Short Shrift
Sarah Stonich
When I told Alessandro I'd write a blog piece about the state of short fiction his reaction was, "Great, literary rants are welcome." My reaction to his reaction? Damn, didn't he just say it all? essentially suggesting that anything written on the subject would be a rant, since the state of short fiction, the publishing of short fiction and the buying and reading of short fiction is nothing if not rant-worthy.
In the late 80’s and early 90’s, when I was attending Frankfurt and other international book fairs, short fiction was still promoted, the chasm between novel and short story was not so deep, and the genre was at the very least a topic for discussion. Now it seems short fiction barely merits debate.
Agents won't represent short fiction because they are convinced publishers won't buy short fiction. Publishers won't buy it because even if there is good stuff out there, agents will rarely bother reading it and typically won’t represent it unless it comes packaged with a companion novel up front for a two-book deal. So much for agents, and good luck peddling short fiction without one – at most publishing houses, a collection of short fiction has the same chance getting over the transom as the proverbial rich wanker squeezing his fat backside through the eye of a needle and into heaven.
And the readers? No one, and I mean no one has polled them or is listening to them or smartly anticipating their future in the marketplace. Publishing is so up its own arse it’s not considering the reading demographic except in the most simplistic of ways. What is backing the claim that no one reads short fiction when there isn’t any to read? Numbers are only generated for what sells, not what could sell, or should sell. For now, everyone seems to be staying the wobbly course, bent on marketing first novels by new writers. Here’s a query response that, when I opened it, made me eject chai out my nose. This is from a known NY agent recently profiled In Poets and Writers:
Dear Sarah,
I’m sorry to disappoint you, but we are not taking on any previously published or agented fiction writers. Nor do we consider short fiction.
Such a discounting of experienced writers and marginalizing of readers reveals all of what’s gone wrong in publishing. Do readers want first novels and first novels only? Really? If that’s the future, where will it leave writers, agents and publishers? The writer will publish one book, the agent will hunt down a new writer for each and every sale, and publishing houses will devolve into something akin to puppy mills.

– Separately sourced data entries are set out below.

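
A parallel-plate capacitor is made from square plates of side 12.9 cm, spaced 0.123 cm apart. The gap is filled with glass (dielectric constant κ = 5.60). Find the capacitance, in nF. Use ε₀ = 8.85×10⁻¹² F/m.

C ≈ 0.671 nF

A = (12.9 cm)² = 1.66×10⁻² m².
C = κε₀A/d = 5.60 × 8.85×10⁻¹² × 1.66×10⁻² / 1.23×10⁻³ = 6.71×10⁻¹⁰ F.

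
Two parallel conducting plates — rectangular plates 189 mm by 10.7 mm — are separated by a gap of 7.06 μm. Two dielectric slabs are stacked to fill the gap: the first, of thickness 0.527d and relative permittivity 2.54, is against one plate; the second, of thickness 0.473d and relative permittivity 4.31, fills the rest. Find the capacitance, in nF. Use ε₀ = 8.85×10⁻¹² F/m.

A = 189 × 10.7 mm² = 2.02×10⁻³ m².
Stacked slabs ⇒ two capacitors in series, each with the full plate area.
C₁ = κ₁ε₀A/d₁ = 2.54 × 8.85×10⁻¹² × 2.02×10⁻³ / 3.72×10⁻⁶ = 1.22×10⁻⁸ F.
C₂ = κ₂ε₀A/d₂ = 4.31 × 8.85×10⁻¹² × 2.02×10⁻³ / 3.34×10⁻⁶ = 2.31×10⁻⁸ F.
C = (1/C₁ + 1/C₂)⁻¹ = 7.99×10⁻⁹ F.

C ≈ 7.99 nF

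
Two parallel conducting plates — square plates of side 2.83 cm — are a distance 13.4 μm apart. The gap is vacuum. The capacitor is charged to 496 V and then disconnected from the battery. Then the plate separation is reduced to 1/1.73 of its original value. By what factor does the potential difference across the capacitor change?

V₂/V₁ ≈ 0.578

Isolated ⇒ Q is held fixed.
C₂ = 1.73 C₁ and V = Q/C, so V₂/V₁ = C₁/C₂ = 0.578.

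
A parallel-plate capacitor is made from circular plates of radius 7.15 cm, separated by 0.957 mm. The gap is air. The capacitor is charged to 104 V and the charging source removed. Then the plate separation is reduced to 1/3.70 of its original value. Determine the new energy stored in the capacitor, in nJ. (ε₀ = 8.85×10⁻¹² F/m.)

U ≈ 217 nJ

A = π(7.15 cm)² = 1.61×10⁻² m².
Initially C₁ = ε₀A/d = 8.85×10⁻¹² × 1.61×10⁻² / 9.57×10⁻⁴ = 1.49×10⁻¹⁰ F.
U₁ = 8.03×10⁻⁷ J.
Isolated ⇒ Q is held fixed. C₂ = 3.70 C₁ and U = Q²/(2C), so U₂/U₁ = C₁/C₂ = 0.270.
U₂ = 0.270 × 8.03×10⁻⁷ = 2.17×10⁻⁷ J.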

I refuse to believe short fiction is dead for the singular reason of time, and the preciousness of time. A typical Wally Lamb novel is the weight of a doorstop and requires a month-long commitment. Time for reading is not expanding, but shrinking. The evolving – some might say devolving – (see A.G.’s blog entry below) brain is adapting to accommodate shorter and shorter messages. Diminishing attention spans react well to flash and color and novels short enough to be written on a mobile phone. So, for an industry that at its core is built upon imagination, the vast majority publishers seem to show very little themselves, and rather tend to repeat themes and copy other publishing successes with whatever gimmickry is selling at the moment, i.e. “If you liked The Ladies Tea Cake Bingeing Auxiliary, you’ll love The Anorexic Tartan Lingerie Drum Corp!” if only because the covers look alike.
I implore those in publishing to look to the future and consider that in a few years, the most successful among you may well be those who buck the hollow, go-nowhere trends that are beginning to fail before our eyes. Consider this as a scenario: Rising star agents gaining reputations by finding the best and brightest authors of fiction, particularly short stories. Imagine a younger consumer reading from whatever device or screen their literature of choice is glowing from. Imagine publishers and editors who not only succeed, but build strong houses by publishing authors they nurture into real and enduring careers rather than those they splatter on a single flash-in-the-pan title.
Imagine growing numbers of fans of short fiction demanding more.
Everyone in the industry claims to love short fiction but bemoan the “fact” that it is not viable in the marketplace. Please. Stop being such pussies and make it so.
A definition of Short Shrift
*To be given short shrift is not the blessing it once was. The source of our verb shrive (shrove, shriven) and noun shrift, which have technical meanings from ecclesiastical Latin, is Classical Latin scribere, “to write.” Shrive comes from the Old English verb scrfan, “to decree, decree after judgement, impose a penance upon (a penitent), hear the confession of.” The past participle of scrfan is scrifen, our shriven. The noun shrift, “penance; absolution,” comes from Old English scrift with the same meaning, which comes from scriptus, the perfect passive participle of scribere, and means “what is written,” or, to use the Latin word, “what is prescribed.”